Gardenvisit.com The Garden Guide

Book: London Parks and Gardens, 1907
Chapter: Chapter 2 Hyde Park

Hyde Park in the Middle Ages

Previous - Next

Until the stormy days of the Reformation these lands remained much the same. Owned by the Abbey of Westminster, they were probably well cultivated by their tenants, and doubtless the game with which they abounded from early times afforded the Abbot some pleasant days' sport and tasty meals. The first time any of the Manor became part of the royal demesne, was when the Abbot Islip exchanged 100 acres of what is now St. James's Park, adjoining the royal lands, for Poughley in Berkshire, with Henry VIII. in 1531-2. This Abbot, who had an ingenious device to represent his name-a human eye and a cutting or "slip" of a tree -died in the Manor House of Neate or Neyte the same year. He gave up the lands from Charing Cross "unto the Hospital of St. James in the fields" (now St. James's Palace), and the meadows between the Hospital and Westminster. Five years later, when the upheaval of the dissolution of the monasteries was taking place, the monks of Westminster were forced to take the lands of the Priory of Hurley-one of their own cells just dissolved-in exchange for the rest of the manor.
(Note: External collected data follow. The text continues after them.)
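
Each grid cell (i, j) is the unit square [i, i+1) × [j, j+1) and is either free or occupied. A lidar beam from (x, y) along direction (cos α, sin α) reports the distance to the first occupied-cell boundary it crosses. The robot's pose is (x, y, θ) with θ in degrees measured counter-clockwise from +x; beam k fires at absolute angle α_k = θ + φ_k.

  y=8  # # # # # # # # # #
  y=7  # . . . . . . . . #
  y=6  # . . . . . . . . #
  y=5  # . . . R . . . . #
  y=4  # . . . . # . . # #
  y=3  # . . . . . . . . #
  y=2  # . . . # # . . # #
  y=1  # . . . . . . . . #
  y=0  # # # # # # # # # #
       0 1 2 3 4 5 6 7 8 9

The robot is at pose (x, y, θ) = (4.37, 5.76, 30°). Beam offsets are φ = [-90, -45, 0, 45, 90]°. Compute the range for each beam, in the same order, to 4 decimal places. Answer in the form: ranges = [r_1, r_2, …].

beam 1: φ=-90°, α=300°
  dir = (cos 300°, sin 300°) = (0.5000, -0.8660); from cell (4,5)
  next x-line at t=1.2600, next y-line at t=0.8776; Δt_x=2.0000, Δt_y=1.1547
    y: enter (4,4) at t=0.8776
    x: enter (5,4) at t=1.2600 ← occupied
  → r_1 = 1.2600
beam 2: φ=-45°, α=345°
  dir = (cos 345°, sin 345°) = (0.9659, -0.2588); from cell (4,5)
  next x-line at t=0.6522, next y-line at t=2.9364; Δt_x=1.0353, Δt_y=3.8637
    x: enter (5,5) at t=0.6522
    x: enter (6,5) at t=1.6875
    x: enter (7,5) at t=2.7228
    y: enter (7,4) at t=2.9364
    x: enter (8,4) at t=3.7581 ← occupied
  → r_2 = 3.7581
beam 3: φ=0°, α=30°
  dir = (cos 30°, sin 30°) = (0.8660, 0.5000); from cell (4,5)
  next x-line at t=0.7275, next y-line at t=0.4800; Δt_x=1.1547, Δt_y=2.0000
    y: enter (4,6) at t=0.4800
    x: enter (5,6) at t=0.7275
    x: enter (6,6) at t=1.8822
    y: enter (6,7) at t=2.4800
    x: enter (7,7) at t=3.0369
    x: enter (8,7) at t=4.1916
    y: enter (8,8) at t=4.4800 ← occupied
  → r_3 = 4.4800
beam 4: φ=45°, α=75°
  dir = (cos 75°, sin 75°) = (0.2588, 0.9659); from cell (4,5)
  next x-line at t=2.4341, next y-line at t=0.2485; Δt_x=3.8637, Δt_y=1.0353
    y: enter (4,6) at t=0.2485
    y: enter (4,7) at t=1.2837
    y: enter (4,8) at t=2.3190 ← occupied
  → r_4 = 2.3190
beam 5: φ=90°, α=120°
  dir = (cos 120°, sin 120°) = (-0.5000, 0.8660); from cell (4,5)
  next x-line at t=0.7400, next y-line at t=0.2771; Δt_x=2.0000, Δt_y=1.1547
    y: enter (4,6) at t=0.2771
    x: enter (3,6) at t=0.7400
    y: enter (3,7) at t=1.4318
    y: enter (3,8) at t=2.5865 ← occupied
  → r_5 = 2.5865

ranges = [1.2600, 3.7581, 4.4800, 2.3190, 2.5865]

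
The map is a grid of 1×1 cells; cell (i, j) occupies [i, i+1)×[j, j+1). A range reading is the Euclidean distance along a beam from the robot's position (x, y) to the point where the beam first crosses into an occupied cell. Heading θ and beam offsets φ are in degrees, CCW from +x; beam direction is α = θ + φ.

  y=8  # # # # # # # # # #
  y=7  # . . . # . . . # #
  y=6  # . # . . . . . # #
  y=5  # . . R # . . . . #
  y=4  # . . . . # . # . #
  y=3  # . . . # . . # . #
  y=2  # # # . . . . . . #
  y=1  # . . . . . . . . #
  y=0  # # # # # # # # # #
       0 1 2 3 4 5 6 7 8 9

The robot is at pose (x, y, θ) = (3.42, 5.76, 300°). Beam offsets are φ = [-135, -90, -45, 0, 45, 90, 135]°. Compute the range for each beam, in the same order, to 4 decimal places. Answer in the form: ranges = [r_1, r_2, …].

ranges = [0.9273, 2.7944, 2.8574, 2.0323, 0.6005, 4.4800, 2.2409]

beam 1: φ=-135°, α=165°
  cosα=-0.9659 sinα=0.2588 | (3,5) | tMaxX 0.4348 tMaxY 0.9273 | tΔX 1.0353 tΔY 3.8637
    t=0.4348 [x] (2,5)
    t=0.9273 [y] (2,6) — stop
  → r_1 = 0.9273
beam 2: φ=-90°, α=210°
  cosα=-0.8660 sinα=-0.5000 | (3,5) | tMaxX 0.4850 tMaxY 1.5200 | tΔX 1.1547 tΔY 2.0000
    t=0.4850 [x] (2,5)
    t=1.5200 [y] (2,4)
    t=1.6397 [x] (1,4)
    t=2.7944 [x] (0,4) — stop
  → r_2 = 2.7944
beam 3: φ=-45°, α=255°
  cosα=-0.2588 sinα=-0.9659 | (3,5) | tMaxX 1.6228 tMaxY 0.7868 | tΔX 3.8637 tΔY 1.0353
    t=0.7868 [y] (3,4)
    t=1.6228 [x] (2,4)
    t=1.8221 [y] (2,3)
    t=2.8574 [y] (2,2) — stop
  → r_3 = 2.8574
beam 4: φ=0°, α=300°
  cosα=0.5000 sinα=-0.8660 | (3,5) | tMaxX 1.1600 tMaxY 0.8776 | tΔX 2.0000 tΔY 1.1547
    t=0.8776 [y] (3,4)
    t=1.1600 [x] (4,4)
    t=2.0323 [y] (4,3) — stop
  → r_4 = 2.0323
beam 5: φ=45°, α=345°
  cosα=0.9659 sinα=-0.2588 | (3,5) | tMaxX 0.6005 tMaxY 2.9364 | tΔX 1.0353 tΔY 3.8637
    t=0.6005 [x] (4,5) — stop
  → r_5 = 0.6005
beam 6: φ=90°, α=30°
  cosα=0.8660 sinα=0.5000 | (3,5) | tMaxX 0.6697 tMaxY 0.4800 | tΔX 1.1547 tΔY 2.0000
    t=0.4800 [y] (3,6)
    t=0.6697 [x] (4,6)
    t=1.8244 [x] (5,6)
    t=2.4800 [y] (5,7)
    t=2.9791 [x] (6,7)
    t=4.1338 [x] (7,7)
    t=4.4800 [y] (7,8) — stop
  → r_6 = 4.4800
beam 7: φ=135°, α=75°
  cosα=0.2588 sinα=0.9659 | (3,5) | tMaxX 2.2409 tMaxY 0.2485 | tΔX 3.8637 tΔY 1.0353
    t=0.2485 [y] (3,6)
    t=1.2837 [y] (3,7)
    t=2.2409 [x] (4,7) — stop
  → r_7 = 2.2409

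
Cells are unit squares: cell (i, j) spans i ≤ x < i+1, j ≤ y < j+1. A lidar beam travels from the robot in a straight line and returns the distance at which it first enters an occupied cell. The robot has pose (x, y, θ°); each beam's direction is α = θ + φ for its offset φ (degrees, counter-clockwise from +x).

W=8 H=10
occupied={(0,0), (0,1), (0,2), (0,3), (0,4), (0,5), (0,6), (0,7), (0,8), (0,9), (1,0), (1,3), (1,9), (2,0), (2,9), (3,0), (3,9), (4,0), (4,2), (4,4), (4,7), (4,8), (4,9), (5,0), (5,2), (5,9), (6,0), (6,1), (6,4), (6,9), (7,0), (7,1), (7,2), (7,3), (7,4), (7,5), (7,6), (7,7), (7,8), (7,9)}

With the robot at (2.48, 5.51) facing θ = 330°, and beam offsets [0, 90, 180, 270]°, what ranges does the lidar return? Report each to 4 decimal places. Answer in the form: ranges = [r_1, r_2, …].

ranges = [1.7551, 3.0400, 1.7090, 1.7436]

beam 1: φ=0°, α=330°
  dir = (cos 330°, sin 330°) = (0.8660, -0.5000); from cell (2,5)
  next x-line at t=0.6004, next y-line at t=1.0200; Δt_x=1.1547, Δt_y=2.0000
    x: enter (3,5) at t=0.6004
    y: enter (3,4) at t=1.0200
    x: enter (4,4) at t=1.7551 ← occupied
  → r_1 = 1.7551
beam 2: φ=90°, α=60°
  dir = (cos 60°, sin 60°) = (0.5000, 0.8660); from cell (2,5)
  next x-line at t=1.0400, next y-line at t=0.5658; Δt_x=2.0000, Δt_y=1.1547
    y: enter (2,6) at t=0.5658
    x: enter (3,6) at t=1.0400
    y: enter (3,7) at t=1.7205
    y: enter (3,8) at t=2.8752
    x: enter (4,8) at t=3.0400 ← occupied
  → r_2 = 3.0400
beam 3: φ=180°, α=150°
  dir = (cos 150°, sin 150°) = (-0.8660, 0.5000); from cell (2,5)
  next x-line at t=0.5543, next y-line at t=0.9800; Δt_x=1.1547, Δt_y=2.0000
    x: enter (1,5) at t=0.5543
    y: enter (1,6) at t=0.9800
    x: enter (0,6) at t=1.7090 ← occupied
  → r_3 = 1.7090
beam 4: φ=270°, α=240°
  dir = (cos 240°, sin 240°) = (-0.5000, -0.8660); from cell (2,5)
  next x-line at t=0.9600, next y-line at t=0.5889; Δt_x=2.0000, Δt_y=1.1547
    y: enter (2,4) at t=0.5889
    x: enter (1,4) at t=0.9600
    y: enter (1,3) at t=1.7436 ← occupied
  → r_4 = 1.7436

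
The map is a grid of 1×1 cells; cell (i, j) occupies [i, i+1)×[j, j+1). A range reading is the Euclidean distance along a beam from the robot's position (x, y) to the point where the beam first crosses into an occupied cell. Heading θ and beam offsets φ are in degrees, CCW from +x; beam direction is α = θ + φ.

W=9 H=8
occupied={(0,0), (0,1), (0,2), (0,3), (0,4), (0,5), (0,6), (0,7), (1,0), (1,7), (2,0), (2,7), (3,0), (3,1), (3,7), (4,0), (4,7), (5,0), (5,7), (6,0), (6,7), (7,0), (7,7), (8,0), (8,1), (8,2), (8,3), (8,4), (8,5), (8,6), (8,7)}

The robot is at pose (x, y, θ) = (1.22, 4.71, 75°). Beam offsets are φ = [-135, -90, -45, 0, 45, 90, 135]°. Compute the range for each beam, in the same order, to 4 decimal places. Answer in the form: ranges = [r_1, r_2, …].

beam 1: φ=-135°, α=300°
  d=(0.5000,-0.8660)  start (1,4)  tX=1.5600 tY=0.8198  stride 1/|dx|=2.0000 1/|dy|=1.1547
    cross y-line → (1,3), t=0.8198
    cross x-line → (2,3), t=1.5600
    cross y-line → (2,2), t=1.9745
    cross y-line → (2,1), t=3.1292
    cross x-line → (3,1), t=3.5600 (wall)
  → r_1 = 3.5600
beam 2: φ=-90°, α=345°
  d=(0.9659,-0.2588)  start (1,4)  tX=0.8075 tY=2.7432  stride 1/|dx|=1.0353 1/|dy|=3.8637
    cross x-line → (2,4), t=0.8075
    cross x-line → (3,4), t=1.8428
    cross y-line → (3,3), t=2.7432
    cross x-line → (4,3), t=2.8781
    cross x-line → (5,3), t=3.9133
    cross x-line → (6,3), t=4.9486
    cross x-line → (7,3), t=5.9839
    cross y-line → (7,2), t=6.6069
    cross x-line → (8,2), t=7.0192 (wall)
  → r_2 = 7.0192
beam 3: φ=-45°, α=30°
  d=(0.8660,0.5000)  start (1,4)  tX=0.9007 tY=0.5800  stride 1/|dx|=1.1547 1/|dy|=2.0000
    cross y-line → (1,5), t=0.5800
    cross x-line → (2,5), t=0.9007
    cross x-line → (3,5), t=2.0554
    cross y-line → (3,6), t=2.5800
    cross x-line → (4,6), t=3.2101
    cross x-line → (5,6), t=4.3648
    cross y-line → (5,7), t=4.5800 (wall)
  → r_3 = 4.5800
beam 4: φ=0°, α=75°
  d=(0.2588,0.9659)  start (1,4)  tX=3.0137 tY=0.3002  stride 1/|dx|=3.8637 1/|dy|=1.0353
    cross y-line → (1,5), t=0.3002
    cross y-line → (1,6), t=1.3355
    cross y-line → (1,7), t=2.3708 (wall)
  → r_4 = 2.3708
beam 5: φ=45°, α=120°
  d=(-0.5000,0.8660)  start (1,4)  tX=0.4400 tY=0.3349  stride 1/|dx|=2.0000 1/|dy|=1.1547
    cross y-line → (1,5), t=0.3349
    cross x-line → (0,5), t=0.4400 (wall)
  → r_5 = 0.4400
beam 6: φ=90°, α=165°
  d=(-0.9659,0.2588)  start (1,4)  tX=0.2278 tY=1.1205  stride 1/|dx|=1.0353 1/|dy|=3.8637
    cross x-line → (0,4), t=0.2278 (wall)
  → r_6 = 0.2278
beam 7: φ=135°, α=210°
  d=(-0.8660,-0.5000)  start (1,4)  tX=0.2540 tY=1.4200  stride 1/|dx|=1.1547 1/|dy|=2.0000
    cross x-line → (0,4), t=0.2540 (wall)
  → r_7 = 0.2540

ranges = [3.5600, 7.0192, 4.5800, 2.3708, 0.4400, 0.2278, 0.2540]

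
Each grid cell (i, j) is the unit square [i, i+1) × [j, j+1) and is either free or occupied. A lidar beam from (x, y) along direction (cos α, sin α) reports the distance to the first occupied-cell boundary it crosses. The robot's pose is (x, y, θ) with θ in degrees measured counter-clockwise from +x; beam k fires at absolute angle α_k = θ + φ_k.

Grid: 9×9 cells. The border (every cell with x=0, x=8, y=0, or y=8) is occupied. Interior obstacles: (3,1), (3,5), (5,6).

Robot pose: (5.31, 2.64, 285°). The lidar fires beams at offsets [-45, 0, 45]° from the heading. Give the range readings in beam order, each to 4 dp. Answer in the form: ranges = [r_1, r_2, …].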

Henry VIII., who loved sport, found these lands first-rate hunting-ground. From his palace at Westminster, through Hyde Park, right away to Hampstead, he had an almost uninterrupted stretch of country, where hares and herons, pheasants and partridges, could be pursued and preserved "for his own disport and pastime." Hyde Park was enclosed, or "substantially empayled," as an old writer states, and a large herd of deer kept there, and various proclamations show that the right of sport had to be jealously guarded.